In information systems, it is common to have the same entity being represented by slightly varying strings. Consider the following:

Joe Biden
Joseph Biden
Joseph R Biden

All three strings refer to the same person, but in slightly different ways.

Fuzzy search is the process of finding strings that approximately match a given string.

Let’s explore how we can utilize various fuzzy string matching algorithms in Python to compute similarity between pairs of strings.

SequenceMatcher from difflib

SequenceMatcher is available as part of the Python standard library. It uses the Ratcliff/Obershelp string matching algorithm which calculates the similarity metric between two strings as:

Twice the number of matching (overlapping) characters between the two strings divided by the total number of characters in the two strings.

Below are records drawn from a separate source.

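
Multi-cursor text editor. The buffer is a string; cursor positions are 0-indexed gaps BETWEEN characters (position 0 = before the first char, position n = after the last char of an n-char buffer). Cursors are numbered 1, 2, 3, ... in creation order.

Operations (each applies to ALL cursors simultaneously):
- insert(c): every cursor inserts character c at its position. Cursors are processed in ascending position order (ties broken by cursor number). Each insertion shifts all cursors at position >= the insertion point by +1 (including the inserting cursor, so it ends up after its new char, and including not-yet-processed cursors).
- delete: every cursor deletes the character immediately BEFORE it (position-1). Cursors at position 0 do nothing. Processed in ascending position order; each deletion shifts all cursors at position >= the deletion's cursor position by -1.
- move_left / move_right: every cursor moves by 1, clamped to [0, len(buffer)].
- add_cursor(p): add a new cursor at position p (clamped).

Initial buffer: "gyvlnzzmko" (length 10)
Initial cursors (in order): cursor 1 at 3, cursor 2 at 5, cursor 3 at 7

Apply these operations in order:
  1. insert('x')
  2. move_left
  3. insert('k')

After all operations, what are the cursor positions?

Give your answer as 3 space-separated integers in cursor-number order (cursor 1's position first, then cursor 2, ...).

Answer: 4 8 12

Derivation:
After op 1 (insert('x')): buffer="gyvxlnxzzxmko" (len 13), cursors c1@4 c2@7 c3@10, authorship ...1..2..3...
After op 2 (move_left): buffer="gyvxlnxzzxmko" (len 13), cursors c1@3 c2@6 c3@9, authorship ...1..2..3...
After op 3 (insert('k')): buffer="gyvkxlnkxzzkxmko" (len 16), cursors c1@4 c2@8 c3@12, authorship ...11..22..33...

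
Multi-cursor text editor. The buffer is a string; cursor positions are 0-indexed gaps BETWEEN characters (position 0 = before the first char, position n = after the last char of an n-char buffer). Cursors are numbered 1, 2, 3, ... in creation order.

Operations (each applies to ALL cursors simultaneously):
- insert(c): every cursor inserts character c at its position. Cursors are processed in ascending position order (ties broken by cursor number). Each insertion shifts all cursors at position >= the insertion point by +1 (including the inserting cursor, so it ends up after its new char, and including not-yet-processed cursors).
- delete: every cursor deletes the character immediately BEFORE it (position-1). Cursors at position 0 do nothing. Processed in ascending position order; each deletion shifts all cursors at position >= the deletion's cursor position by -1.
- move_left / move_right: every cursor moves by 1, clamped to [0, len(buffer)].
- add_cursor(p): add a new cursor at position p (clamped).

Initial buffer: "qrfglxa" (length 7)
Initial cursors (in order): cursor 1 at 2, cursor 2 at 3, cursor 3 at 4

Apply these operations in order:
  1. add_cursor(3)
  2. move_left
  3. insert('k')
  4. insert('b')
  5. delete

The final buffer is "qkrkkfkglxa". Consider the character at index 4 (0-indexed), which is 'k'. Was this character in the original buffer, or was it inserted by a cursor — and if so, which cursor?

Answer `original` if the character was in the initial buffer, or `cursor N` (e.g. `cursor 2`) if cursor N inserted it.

After op 1 (add_cursor(3)): buffer="qrfglxa" (len 7), cursors c1@2 c2@3 c4@3 c3@4, authorship .......
After op 2 (move_left): buffer="qrfglxa" (len 7), cursors c1@1 c2@2 c4@2 c3@3, authorship .......
After op 3 (insert('k')): buffer="qkrkkfkglxa" (len 11), cursors c1@2 c2@5 c4@5 c3@7, authorship .1.24.3....
After op 4 (insert('b')): buffer="qkbrkkbbfkbglxa" (len 15), cursors c1@3 c2@8 c4@8 c3@11, authorship .11.2424.33....
After op 5 (delete): buffer="qkrkkfkglxa" (len 11), cursors c1@2 c2@5 c4@5 c3@7, authorship .1.24.3....
Authorship (.=original, N=cursor N): . 1 . 2 4 . 3 . . . .
Index 4: author = 4

Answer: cursor 4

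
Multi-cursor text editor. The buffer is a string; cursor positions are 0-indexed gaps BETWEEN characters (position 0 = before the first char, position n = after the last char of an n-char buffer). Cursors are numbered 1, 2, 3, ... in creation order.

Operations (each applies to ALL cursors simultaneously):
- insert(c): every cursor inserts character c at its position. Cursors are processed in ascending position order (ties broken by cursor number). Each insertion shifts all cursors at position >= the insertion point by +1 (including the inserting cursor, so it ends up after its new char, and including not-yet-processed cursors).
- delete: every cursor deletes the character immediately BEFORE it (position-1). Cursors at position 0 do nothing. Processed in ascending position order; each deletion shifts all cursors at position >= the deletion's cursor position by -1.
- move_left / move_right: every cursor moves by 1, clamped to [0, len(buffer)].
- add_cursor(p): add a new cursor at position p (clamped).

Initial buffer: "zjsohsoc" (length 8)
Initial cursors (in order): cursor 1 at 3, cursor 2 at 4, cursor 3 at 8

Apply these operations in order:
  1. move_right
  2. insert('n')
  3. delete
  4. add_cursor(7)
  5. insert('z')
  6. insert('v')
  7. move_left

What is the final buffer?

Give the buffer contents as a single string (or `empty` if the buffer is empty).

After op 1 (move_right): buffer="zjsohsoc" (len 8), cursors c1@4 c2@5 c3@8, authorship ........
After op 2 (insert('n')): buffer="zjsonhnsocn" (len 11), cursors c1@5 c2@7 c3@11, authorship ....1.2...3
After op 3 (delete): buffer="zjsohsoc" (len 8), cursors c1@4 c2@5 c3@8, authorship ........
After op 4 (add_cursor(7)): buffer="zjsohsoc" (len 8), cursors c1@4 c2@5 c4@7 c3@8, authorship ........
After op 5 (insert('z')): buffer="zjsozhzsozcz" (len 12), cursors c1@5 c2@7 c4@10 c3@12, authorship ....1.2..4.3
After op 6 (insert('v')): buffer="zjsozvhzvsozvczv" (len 16), cursors c1@6 c2@9 c4@13 c3@16, authorship ....11.22..44.33
After op 7 (move_left): buffer="zjsozvhzvsozvczv" (len 16), cursors c1@5 c2@8 c4@12 c3@15, authorship ....11.22..44.33

Answer: zjsozvhzvsozvczv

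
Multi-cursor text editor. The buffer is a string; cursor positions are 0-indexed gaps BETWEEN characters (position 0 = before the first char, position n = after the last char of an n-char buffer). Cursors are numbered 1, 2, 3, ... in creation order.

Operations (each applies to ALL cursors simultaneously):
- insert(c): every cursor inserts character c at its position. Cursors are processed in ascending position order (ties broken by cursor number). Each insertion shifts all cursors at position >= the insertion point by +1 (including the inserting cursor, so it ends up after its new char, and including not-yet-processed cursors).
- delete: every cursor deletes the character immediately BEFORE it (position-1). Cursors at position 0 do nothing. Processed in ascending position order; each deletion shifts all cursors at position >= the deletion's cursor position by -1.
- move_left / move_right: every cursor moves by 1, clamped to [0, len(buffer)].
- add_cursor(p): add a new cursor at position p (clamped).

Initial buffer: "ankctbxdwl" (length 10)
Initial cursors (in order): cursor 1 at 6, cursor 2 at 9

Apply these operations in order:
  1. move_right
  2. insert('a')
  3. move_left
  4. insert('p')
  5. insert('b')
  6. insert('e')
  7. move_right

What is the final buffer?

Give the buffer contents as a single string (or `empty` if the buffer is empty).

Answer: ankctbxpbeadwlpbea

Derivation:
After op 1 (move_right): buffer="ankctbxdwl" (len 10), cursors c1@7 c2@10, authorship ..........
After op 2 (insert('a')): buffer="ankctbxadwla" (len 12), cursors c1@8 c2@12, authorship .......1...2
After op 3 (move_left): buffer="ankctbxadwla" (len 12), cursors c1@7 c2@11, authorship .......1...2
After op 4 (insert('p')): buffer="ankctbxpadwlpa" (len 14), cursors c1@8 c2@13, authorship .......11...22
After op 5 (insert('b')): buffer="ankctbxpbadwlpba" (len 16), cursors c1@9 c2@15, authorship .......111...222
After op 6 (insert('e')): buffer="ankctbxpbeadwlpbea" (len 18), cursors c1@10 c2@17, authorship .......1111...2222
After op 7 (move_right): buffer="ankctbxpbeadwlpbea" (len 18), cursors c1@11 c2@18, authorship .......1111...2222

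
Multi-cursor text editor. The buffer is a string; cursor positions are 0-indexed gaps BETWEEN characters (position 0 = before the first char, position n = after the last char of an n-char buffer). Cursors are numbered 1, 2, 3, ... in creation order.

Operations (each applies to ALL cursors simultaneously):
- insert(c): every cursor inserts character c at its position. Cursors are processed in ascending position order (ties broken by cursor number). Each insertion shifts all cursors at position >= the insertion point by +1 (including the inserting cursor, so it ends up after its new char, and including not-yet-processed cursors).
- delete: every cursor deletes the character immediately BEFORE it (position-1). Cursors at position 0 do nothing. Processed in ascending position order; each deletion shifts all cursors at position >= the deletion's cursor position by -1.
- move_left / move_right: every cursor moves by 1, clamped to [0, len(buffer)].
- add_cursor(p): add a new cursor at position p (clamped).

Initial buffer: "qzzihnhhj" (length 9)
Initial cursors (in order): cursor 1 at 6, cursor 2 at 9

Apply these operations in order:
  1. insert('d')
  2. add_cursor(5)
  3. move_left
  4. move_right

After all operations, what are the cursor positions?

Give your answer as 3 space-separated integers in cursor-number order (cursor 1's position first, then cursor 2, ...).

After op 1 (insert('d')): buffer="qzzihndhhjd" (len 11), cursors c1@7 c2@11, authorship ......1...2
After op 2 (add_cursor(5)): buffer="qzzihndhhjd" (len 11), cursors c3@5 c1@7 c2@11, authorship ......1...2
After op 3 (move_left): buffer="qzzihndhhjd" (len 11), cursors c3@4 c1@6 c2@10, authorship ......1...2
After op 4 (move_right): buffer="qzzihndhhjd" (len 11), cursors c3@5 c1@7 c2@11, authorship ......1...2

Answer: 7 11 5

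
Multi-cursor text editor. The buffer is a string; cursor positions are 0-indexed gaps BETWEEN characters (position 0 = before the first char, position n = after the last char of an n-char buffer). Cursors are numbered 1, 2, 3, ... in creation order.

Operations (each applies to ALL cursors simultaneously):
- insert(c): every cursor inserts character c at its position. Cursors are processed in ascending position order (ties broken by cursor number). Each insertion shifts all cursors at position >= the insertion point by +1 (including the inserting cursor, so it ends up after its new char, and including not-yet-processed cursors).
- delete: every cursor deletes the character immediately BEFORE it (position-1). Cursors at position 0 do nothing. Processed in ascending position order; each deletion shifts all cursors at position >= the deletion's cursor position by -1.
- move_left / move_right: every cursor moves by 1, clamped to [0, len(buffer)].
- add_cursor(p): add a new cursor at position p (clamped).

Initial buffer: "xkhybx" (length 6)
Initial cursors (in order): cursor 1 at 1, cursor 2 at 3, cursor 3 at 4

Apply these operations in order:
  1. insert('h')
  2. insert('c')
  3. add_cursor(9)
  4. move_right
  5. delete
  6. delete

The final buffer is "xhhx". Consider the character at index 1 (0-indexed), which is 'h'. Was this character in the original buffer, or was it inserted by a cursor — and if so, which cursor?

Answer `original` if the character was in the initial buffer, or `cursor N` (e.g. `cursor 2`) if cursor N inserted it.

After op 1 (insert('h')): buffer="xhkhhyhbx" (len 9), cursors c1@2 c2@5 c3@7, authorship .1..2.3..
After op 2 (insert('c')): buffer="xhckhhcyhcbx" (len 12), cursors c1@3 c2@7 c3@10, authorship .11..22.33..
After op 3 (add_cursor(9)): buffer="xhckhhcyhcbx" (len 12), cursors c1@3 c2@7 c4@9 c3@10, authorship .11..22.33..
After op 4 (move_right): buffer="xhckhhcyhcbx" (len 12), cursors c1@4 c2@8 c4@10 c3@11, authorship .11..22.33..
After op 5 (delete): buffer="xhchhchx" (len 8), cursors c1@3 c2@6 c3@7 c4@7, authorship .11.223.
After op 6 (delete): buffer="xhhx" (len 4), cursors c1@2 c2@3 c3@3 c4@3, authorship .1..
Authorship (.=original, N=cursor N): . 1 . .
Index 1: author = 1

Answer: cursor 1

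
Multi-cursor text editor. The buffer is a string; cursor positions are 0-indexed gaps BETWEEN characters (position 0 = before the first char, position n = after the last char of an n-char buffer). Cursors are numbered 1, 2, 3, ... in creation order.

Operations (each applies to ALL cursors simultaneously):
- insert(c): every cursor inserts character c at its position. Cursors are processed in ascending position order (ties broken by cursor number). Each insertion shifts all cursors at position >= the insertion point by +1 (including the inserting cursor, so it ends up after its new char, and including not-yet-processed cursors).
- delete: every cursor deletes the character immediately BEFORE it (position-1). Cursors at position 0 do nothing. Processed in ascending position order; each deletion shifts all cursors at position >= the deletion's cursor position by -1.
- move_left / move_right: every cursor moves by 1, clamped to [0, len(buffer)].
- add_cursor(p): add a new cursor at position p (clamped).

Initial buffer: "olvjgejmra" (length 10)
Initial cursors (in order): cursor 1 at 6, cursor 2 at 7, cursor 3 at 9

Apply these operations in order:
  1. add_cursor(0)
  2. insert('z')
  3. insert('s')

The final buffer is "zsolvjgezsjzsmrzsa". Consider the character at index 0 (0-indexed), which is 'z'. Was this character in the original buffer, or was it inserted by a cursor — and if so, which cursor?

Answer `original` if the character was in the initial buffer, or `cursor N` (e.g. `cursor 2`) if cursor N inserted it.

Answer: cursor 4

Derivation:
After op 1 (add_cursor(0)): buffer="olvjgejmra" (len 10), cursors c4@0 c1@6 c2@7 c3@9, authorship ..........
After op 2 (insert('z')): buffer="zolvjgezjzmrza" (len 14), cursors c4@1 c1@8 c2@10 c3@13, authorship 4......1.2..3.
After op 3 (insert('s')): buffer="zsolvjgezsjzsmrzsa" (len 18), cursors c4@2 c1@10 c2@13 c3@17, authorship 44......11.22..33.
Authorship (.=original, N=cursor N): 4 4 . . . . . . 1 1 . 2 2 . . 3 3 .
Index 0: author = 4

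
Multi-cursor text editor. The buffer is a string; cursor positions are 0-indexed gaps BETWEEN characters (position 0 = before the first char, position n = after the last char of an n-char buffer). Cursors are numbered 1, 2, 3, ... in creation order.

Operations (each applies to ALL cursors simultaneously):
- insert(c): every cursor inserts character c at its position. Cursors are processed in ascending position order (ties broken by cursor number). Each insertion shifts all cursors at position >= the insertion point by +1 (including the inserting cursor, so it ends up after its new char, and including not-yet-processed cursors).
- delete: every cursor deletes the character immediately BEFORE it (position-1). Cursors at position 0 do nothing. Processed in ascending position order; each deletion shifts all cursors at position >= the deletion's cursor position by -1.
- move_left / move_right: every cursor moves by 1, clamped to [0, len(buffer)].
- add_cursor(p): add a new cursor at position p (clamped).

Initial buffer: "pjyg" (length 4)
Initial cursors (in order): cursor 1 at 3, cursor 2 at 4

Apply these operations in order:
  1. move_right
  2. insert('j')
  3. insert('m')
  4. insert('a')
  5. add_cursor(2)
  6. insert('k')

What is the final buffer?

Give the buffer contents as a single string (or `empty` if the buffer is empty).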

Ratcliff/Obershelp string matching formula

from difflib import SequenceMatcher as SM

str1 = 'But I have promises to keep, and miles to go before I sleep.'
str2 = 'But I have many promises to keep, and miles to run before sleep.'

similarity_ratio = SM(isjunk=None, str1, str2).ratio() # 0.9032258064516129

Here, we can see that the two string are about 90% similar based on the similarity ratio calculated by SequenceMatcher.

The difflib module contains many useful string matching functions that you should certainly explore further.

Levenshtein distance

The Levenshtein distance between two strings is the number of deletions, insertions and substitutions needed to transform one string into another.

Once you install the python-Levenshtein package:

pip install python-Levenshtein

You can compute both the Levenshtein edit distance and similarity ratio between two strings.

import Levenshtein as levenshtein

str1 = 'But I have promises to keep, and miles to go before I sleep.'
str2 = 'But I have many promises to keep, and miles to run before sleep.'

edit_distance = levenshtein.distance(str1, str2)
similarity_ratio = levenshtein.ratio(str1, str2)

Fuzzywuzzy

Fuzzywuzzy is a more feature-rich library for computing string similarity and performing fuzzy string matching in Python.

Like the python-Levenshtein library, it also has a ratio function:

from fuzzywuzzy import fuzz

str1 = 'But I have promises to keep, and miles to go before I sleep.'
str2 = 'But I have many promises to keep, and miles to run before sleep.'

ratio = fuzz.ratio(str1, str2)

The library also provides advanced functions for handling other complex string matching scenarios.

Handling sub-strings

Let’s take an example of a string which is a substring of another. Depending on the context, some text matching will require us to treat substring matches as complete match.

from fuzzywuzzy import fuzz

str1 = 'California, USA'
str2 = 'California'

ratio = fuzz.ratio(str1, str2)
partial_ratio = fuzz.partial_ratio(str1, str2)

print(ratio)
print(partial_ratio)
80
100

As you can see, the partial ratio is 100 while the plain ratio is 80 so relying on partial ratio in handy in some scenarios.

Handling out of order words

What if we wanted to ignore how the words are ordered in strings?

Let’s take the example of these two strings:

Chocolate Strawberry Cake
Strawberry Chocolate Cake 

Semantically, these two strings are the same. However, if you were to calculate the ratio of these strings, you will end up with a similarity ratio score of only 60.

Thankfully, fuzzywuzzy has got your back. You can use the token_set_ratio function to treat the individual words as order independent tokens.

from fuzzywuzzy import fuzz

str1 = 'Chocolate Strawberry Cake'
str2 = 'Strawberry Chocolate Cake'

token_set_ratio = fuzz.token_set_ratio(str1, str2)
print(token_set_ratio)
100

The token set ratio of those two strings is now 100. Perfect.

Best matches of a given string

So far, we have been looking at calculating pair-wise string similarity.

However, one typically wants to find the closest matching strings of a given string. Once again, fuzzywuzzy has got a convenience function for doing just that.

from fuzzywuzzy import process
from fuzzywuzzy import fuzz

str_list = ['Joe Biden', 'Joseph Biden', 'Joseph R Biden']

match_ratios = process.extract('joe r biden', str_list, scorer=fuzz.token_sort_ratio)
print(match_ratios)

best_match = process.extractOne('joe r biden', str_list, scorer=fuzz.token_sort_ratio)
print(best_match)
[('Joe Biden', 90), ('Joseph R Biden', 88), ('Joseph Biden', 78)]
('Joe Biden', 90)

Note how we’re passing a scorer function to the extraction functions. Depending on the context, we can also use fuzz.partial_ratio or fuzz.ratio scoring functions.